Mature B-cells express membrane IgM and IgD (of same specificity) through alternative splicing of a pre-mRNA encompassing constant (C)_μ and C_δ genes. After encountering antigen, B-cells undergo class switch recombination (CSR) that substitutes the C_μ gene with C_γ, C_ε, or C_α, thereby generating IgG, IgE, and IgA antibodies with the same antigenic specificity but new effector functions. DNA-editing enzyme activation-induced deaminase (AID) is essential for CSR by targeting switch (S) regions preceding C_μ (namely, the S_μ donor region) and the C_γ, C_ε, and C_α genes (namely, the S_γ,ε,α acceptor regions).^{1, 2} CSR is controlled in cis by IgH locus super-enhancers³ and in trans by a wide spectrum of enzymes and proteins.^{1, 2} Among them, the role of the uracil DNA glycosylase (UNG) remains controversial. UNG is a key enzyme of base excision repair, which carries out faithful repair. Some authors estimate that during CSR, the UNG enzymatic activity removes the AID-induced dC to dU converted base of single-strand DNA, generating abasic sites and leading to DNA strand breaks.¹ For other authors, the role of UNG is to stabilize the S–S synapse and to recruit DNA repair factors that facilitate the end-joining process.^{4, 5} Thus, the classical non-homogenous end joining pathway would be increased over the alternative end joining (A-EJ) pathway in UNG-deficient mice,⁴ suggesting an intriguing role of UNG in promoting the A-EJ pathway. These results were based on the analysis of several S_μ–S_γ1 sequences obtained in UNG-deficient conditions due to technical limitations (conventional Sanger sequencing) to investigate S–S junction molecular signatures. We recently reported a new computational tool (CSReport) for automatic analysis of CSR junctions sequenced by high-throughput sequencing.⁶ We used this tool to analyze the rare S_μ–σ_δ junctions formed during IgD CSR^{7, 8} and S_μ–S_γ3, S_μ–S_γ1, and S_μ–S_α junctions in wild-type (wt) mice.⁹ We thus used CSReport and high-throughput sequencing to analyze the molecular signature of S_μ–S_γ3, S_μ–S_γ1, and S_μ–S_α junctions in UNG-deficient mice in detail.

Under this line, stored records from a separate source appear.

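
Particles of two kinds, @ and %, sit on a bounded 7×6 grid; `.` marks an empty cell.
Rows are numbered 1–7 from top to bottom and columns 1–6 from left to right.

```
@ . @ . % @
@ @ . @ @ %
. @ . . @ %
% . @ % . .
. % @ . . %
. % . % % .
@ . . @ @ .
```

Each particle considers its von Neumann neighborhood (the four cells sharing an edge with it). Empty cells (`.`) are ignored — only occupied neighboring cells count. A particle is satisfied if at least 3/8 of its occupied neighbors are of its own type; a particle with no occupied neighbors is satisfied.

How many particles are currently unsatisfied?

Row 1: (1,1)@ 1/1 ok · (1,3)@ 0/0 ok · (1,5)% 0/2 unhappy · (1,6)@ 0/2 unhappy
Row 2: (2,1)@ 2/2 ok · (2,2)@ 2/2 ok · (2,4)@ 1/1 ok · (2,5)@ 2/4 ok · (2,6)% 1/3 unhappy
Row 3: (3,2)@ 1/1 ok · (3,5)@ 1/2 ok · (3,6)% 1/2 ok
Row 4: (4,1)% 0/0 ok · (4,3)@ 1/2 ok · (4,4)% 0/1 unhappy
Row 5: (5,2)% 1/2 ok · (5,3)@ 1/2 ok · (5,6)% 0/0 ok
Row 6: (6,2)% 1/1 ok · (6,4)% 1/2 ok · (6,5)% 1/2 ok
Row 7: (7,1)@ 0/0 ok · (7,4)@ 1/2 ok · (7,5)@ 1/2 ok
Unsatisfied: (1,5), (1,6), (2,6), (4,4) — 4 in total.

4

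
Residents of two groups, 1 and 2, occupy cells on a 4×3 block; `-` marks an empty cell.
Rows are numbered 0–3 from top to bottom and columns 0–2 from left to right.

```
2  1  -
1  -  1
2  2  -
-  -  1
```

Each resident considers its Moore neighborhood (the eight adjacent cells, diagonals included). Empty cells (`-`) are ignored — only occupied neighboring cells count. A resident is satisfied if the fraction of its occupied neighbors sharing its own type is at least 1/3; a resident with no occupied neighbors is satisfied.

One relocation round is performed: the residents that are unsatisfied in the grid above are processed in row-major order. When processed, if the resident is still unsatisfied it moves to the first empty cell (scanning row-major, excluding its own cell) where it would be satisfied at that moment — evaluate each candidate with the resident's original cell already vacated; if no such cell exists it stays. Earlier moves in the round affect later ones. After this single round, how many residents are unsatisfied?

Initially unsatisfied (in order): (0,0), (1,0), (2,1), (3,2).
  (0,0) → (1,1).
  (1,0) → (0,0).
  (2,1): now satisfied by earlier moves; stays.
  (3,2) → (0,2).
Resulting grid:
1 1 1
- 2 1
2 2 -
- - -
All satisfied now.

0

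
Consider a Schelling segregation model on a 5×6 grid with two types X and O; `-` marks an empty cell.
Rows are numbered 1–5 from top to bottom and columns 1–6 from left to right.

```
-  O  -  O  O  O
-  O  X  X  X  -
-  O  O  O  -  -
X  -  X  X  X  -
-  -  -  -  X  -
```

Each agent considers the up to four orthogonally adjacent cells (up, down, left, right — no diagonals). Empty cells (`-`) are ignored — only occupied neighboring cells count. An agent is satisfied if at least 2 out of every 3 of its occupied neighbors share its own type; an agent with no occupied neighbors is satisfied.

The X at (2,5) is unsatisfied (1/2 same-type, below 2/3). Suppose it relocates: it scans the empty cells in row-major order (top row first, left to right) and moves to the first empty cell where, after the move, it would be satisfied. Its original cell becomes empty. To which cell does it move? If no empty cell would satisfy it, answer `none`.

Vacating (2,5). Empty cells in order:
  (1,1): 0/1 same-type → still unsatisfied.
  (1,3): 1/3 same-type → still unsatisfied.
  (2,1): 0/1 same-type → still unsatisfied.
  (2,6): 0/1 same-type → still unsatisfied.
  (3,1): 1/2 same-type → still unsatisfied.
  (3,5): 1/2 same-type → still unsatisfied.
  (3,6): 0/0 same-type → satisfied — stop here.

(3,6)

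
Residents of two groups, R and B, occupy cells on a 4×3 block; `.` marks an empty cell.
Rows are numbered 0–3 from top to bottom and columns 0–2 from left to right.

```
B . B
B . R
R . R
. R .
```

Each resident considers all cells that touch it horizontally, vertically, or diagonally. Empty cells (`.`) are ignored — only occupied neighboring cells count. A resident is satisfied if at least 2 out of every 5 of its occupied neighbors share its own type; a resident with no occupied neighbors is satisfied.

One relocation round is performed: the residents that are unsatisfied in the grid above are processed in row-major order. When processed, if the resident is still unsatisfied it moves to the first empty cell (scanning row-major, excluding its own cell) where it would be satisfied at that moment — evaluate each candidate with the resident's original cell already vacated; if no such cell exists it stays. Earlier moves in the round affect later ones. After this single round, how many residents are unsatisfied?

0

Initially unsatisfied (in order): (0,2).
  (0,2) → (0,1).
Resulting grid:
B B .
B . R
R . R
. R .
All satisfied now.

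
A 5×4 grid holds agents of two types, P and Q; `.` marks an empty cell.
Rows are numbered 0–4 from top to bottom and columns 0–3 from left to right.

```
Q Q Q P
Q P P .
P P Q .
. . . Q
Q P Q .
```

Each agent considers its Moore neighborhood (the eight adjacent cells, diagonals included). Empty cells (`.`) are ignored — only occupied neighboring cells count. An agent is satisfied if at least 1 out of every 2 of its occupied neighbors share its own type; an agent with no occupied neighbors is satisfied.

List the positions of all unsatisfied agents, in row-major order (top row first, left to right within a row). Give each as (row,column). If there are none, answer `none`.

Row 0: (0,0)Q 2/3 ✓ · (0,1)Q 3/5 ✓ · (0,2)Q 1/4 ✗ · (0,3)P 1/2 ✓
Row 1: (1,0)Q 2/5 ✗ · (1,1)P 3/8 ✗ · (1,2)P 3/6 ✓
Row 2: (2,0)P 2/3 ✓ · (2,1)P 3/5 ✓ · (2,2)Q 1/4 ✗
Row 3: (3,3)Q 2/2 ✓
Row 4: (4,0)Q 0/1 ✗ · (4,1)P 0/2 ✗ · (4,2)Q 1/2 ✓

(0,2), (1,0), (1,1), (2,2), (4,0), (4,1)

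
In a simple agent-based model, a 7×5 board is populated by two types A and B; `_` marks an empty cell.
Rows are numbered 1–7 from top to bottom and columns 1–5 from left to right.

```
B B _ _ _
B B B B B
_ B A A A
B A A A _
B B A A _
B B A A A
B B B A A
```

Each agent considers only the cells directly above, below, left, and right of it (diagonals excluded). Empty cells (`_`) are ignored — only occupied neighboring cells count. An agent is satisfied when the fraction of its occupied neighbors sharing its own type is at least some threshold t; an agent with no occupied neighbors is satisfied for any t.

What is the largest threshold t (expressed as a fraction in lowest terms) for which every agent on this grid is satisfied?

(1,1)B 2/2
(1,2)B 2/2
(2,1)B 2/2
(2,2)B 4/4
(2,3)B 2/3
(2,4)B 2/3
(2,5)B 1/2
(3,2)B 1/3
(3,3)A 2/4
(3,4)A 3/4
(3,5)A 1/2
(4,1)B 1/2
(4,2)A 1/4
(4,3)A 4/4
(4,4)A 3/3
(5,1)B 3/3
(5,2)B 2/4
(5,3)A 3/4
(5,4)A 3/3
(6,1)B 3/3
(6,2)B 3/4
(6,3)A 2/4
(6,4)A 4/4
(6,5)A 2/2
(7,1)B 2/2
(7,2)B 3/3
(7,3)B 1/3
(7,4)A 2/3
(7,5)A 2/2
The smallest same-type fraction is 1/4 at (4,2), which reduces to 1/4. Any threshold above that leaves this agent unsatisfied.

1/4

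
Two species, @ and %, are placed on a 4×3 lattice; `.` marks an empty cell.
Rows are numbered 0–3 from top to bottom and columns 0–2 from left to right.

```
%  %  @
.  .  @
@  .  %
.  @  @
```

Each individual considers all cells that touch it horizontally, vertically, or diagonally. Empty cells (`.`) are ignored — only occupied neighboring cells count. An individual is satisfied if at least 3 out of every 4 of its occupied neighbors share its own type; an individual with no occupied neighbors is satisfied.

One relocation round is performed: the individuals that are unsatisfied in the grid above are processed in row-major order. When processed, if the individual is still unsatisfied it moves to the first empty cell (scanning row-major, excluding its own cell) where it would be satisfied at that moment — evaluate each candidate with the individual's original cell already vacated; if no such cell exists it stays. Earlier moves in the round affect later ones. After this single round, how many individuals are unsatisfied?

Initially unsatisfied (in order): (0,1), (0,2), (1,2), (2,2), (3,1), (3,2).
  (0,1): no empty cell satisfies it; stays.
  (0,2) → (2,1).
  (1,2) → (3,0).
  (2,2) → (0,2).
  (3,1): now satisfied by earlier moves; stays.
  (3,2): now satisfied by earlier moves; stays.
Resulting grid:
% % %
. . .
@ @ .
@ @ @
All satisfied now.

0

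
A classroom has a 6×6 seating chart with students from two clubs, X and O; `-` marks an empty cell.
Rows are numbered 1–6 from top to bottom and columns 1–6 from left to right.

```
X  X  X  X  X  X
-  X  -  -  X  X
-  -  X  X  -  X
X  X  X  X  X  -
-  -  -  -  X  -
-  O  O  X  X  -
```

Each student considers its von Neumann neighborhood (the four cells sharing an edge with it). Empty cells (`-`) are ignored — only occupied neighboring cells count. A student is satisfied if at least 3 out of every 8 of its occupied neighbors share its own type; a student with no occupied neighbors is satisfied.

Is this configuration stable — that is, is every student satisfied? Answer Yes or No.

(1,1)X 1/1 ✓
(1,2)X 3/3 ✓
(1,3)X 2/2 ✓
(1,4)X 2/2 ✓
(1,5)X 3/3 ✓
(1,6)X 2/2 ✓
(2,2)X 1/1 ✓
(2,5)X 2/2 ✓
(2,6)X 3/3 ✓
(3,3)X 2/2 ✓
(3,4)X 2/2 ✓
(3,6)X 1/1 ✓
(4,1)X 1/1 ✓
(4,2)X 2/2 ✓
(4,3)X 3/3 ✓
(4,4)X 3/3 ✓
(4,5)X 2/2 ✓
(5,5)X 2/2 ✓
(6,2)O 1/1 ✓
(6,3)O 1/2 ✓
(6,4)X 1/2 ✓
(6,5)X 2/2 ✓
All meet the threshold, so the configuration is stable.

Yes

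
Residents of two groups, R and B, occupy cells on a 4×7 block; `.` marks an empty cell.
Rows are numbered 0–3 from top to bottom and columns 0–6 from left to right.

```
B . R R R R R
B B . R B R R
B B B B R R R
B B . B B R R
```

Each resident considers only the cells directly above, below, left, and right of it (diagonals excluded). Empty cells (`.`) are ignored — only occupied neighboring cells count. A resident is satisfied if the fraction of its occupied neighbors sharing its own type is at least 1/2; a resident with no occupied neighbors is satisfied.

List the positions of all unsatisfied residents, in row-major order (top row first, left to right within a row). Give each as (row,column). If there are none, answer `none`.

(0,0)B 1/1 satisfied
(0,2)R 1/1 satisfied
(0,3)R 3/3 satisfied
(0,4)R 2/3 satisfied
(0,5)R 3/3 satisfied
(0,6)R 2/2 satisfied
(1,0)B 3/3 satisfied
(1,1)B 2/2 satisfied
(1,3)R 1/3 not
(1,4)B 0/4 not
(1,5)R 3/4 satisfied
(1,6)R 3/3 satisfied
(2,0)B 3/3 satisfied
(2,1)B 4/4 satisfied
(2,2)B 2/2 satisfied
(2,3)B 2/4 satisfied
(2,4)R 1/4 not
(2,5)R 4/4 satisfied
(2,6)R 3/3 satisfied
(3,0)B 2/2 satisfied
(3,1)B 2/2 satisfied
(3,3)B 2/2 satisfied
(3,4)B 1/3 not
(3,5)R 2/3 satisfied
(3,6)R 2/2 satisfied

(1,3), (1,4), (2,4), (3,4)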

Our research has been approved by our local ethics committee review board (Comité Régional d’Ethique sur l’Expérimentation Animale du Limousin, Limoges, France) and carried out according to the European guidelines for animal experimentation. Wt mice and UNG-deficient mice (a gift from Dr. Tomas Lindahl, UK) were used. Single-cell suspensions of spleen cells were cultured for 4 days at 1 × 10⁶ cells/ml in RPMI 1640 with 10% fetal calf serum and 5 μg/ml LPS, with (CSR toward IgG₁) or without (CSR toward IgG₃) addition of 20 ng/ml IL-4 or 2 ng/ml TGFβ (PeproTech, Rocky Hill, NJ) (CSR toward IgA).^{3, 9, 10} Splenocytes were washed in PBS and stained with various antibodies: anti-B220-PC5, anti-CD138-APC, anti-IgM PECy7, anti-IgG₃-FITC, anti-IgG₁-FITC, and anti-IgA-FITC. Cells were analyzed on a Fortessa LSR2 (Beckman Coulter). In parallel experiments, stimulated splenocyte DNA was extracted for investigation of S_μ–S_γ3, S_μ–S_γ1, and S_μ–S_α junctions. As previously described in detail,⁶ junctions were amplified with PCR. Libraries of 200 bp were prepared from the 1–2 kb PCR products of S_μ–S_γ1, S_μ–S_γ3, and S_μ–S_α amplified for Ion Proton sequencing (“GénoLim platform” of the Limoges University, France). Sequenced reads were then mapped to the S_μ, S_γ1, S_γ3, and S_αregions using BLAST algorithms. The computational tool developed for experiments performs junction assembly; identifies breakpoints in S_μ, S_γ1, S_γ3, and S_α; identifies junction structure (blunt, micro-homology, large-homology, or junction with insertions) and outputs a statistical summarization of the identified junctions.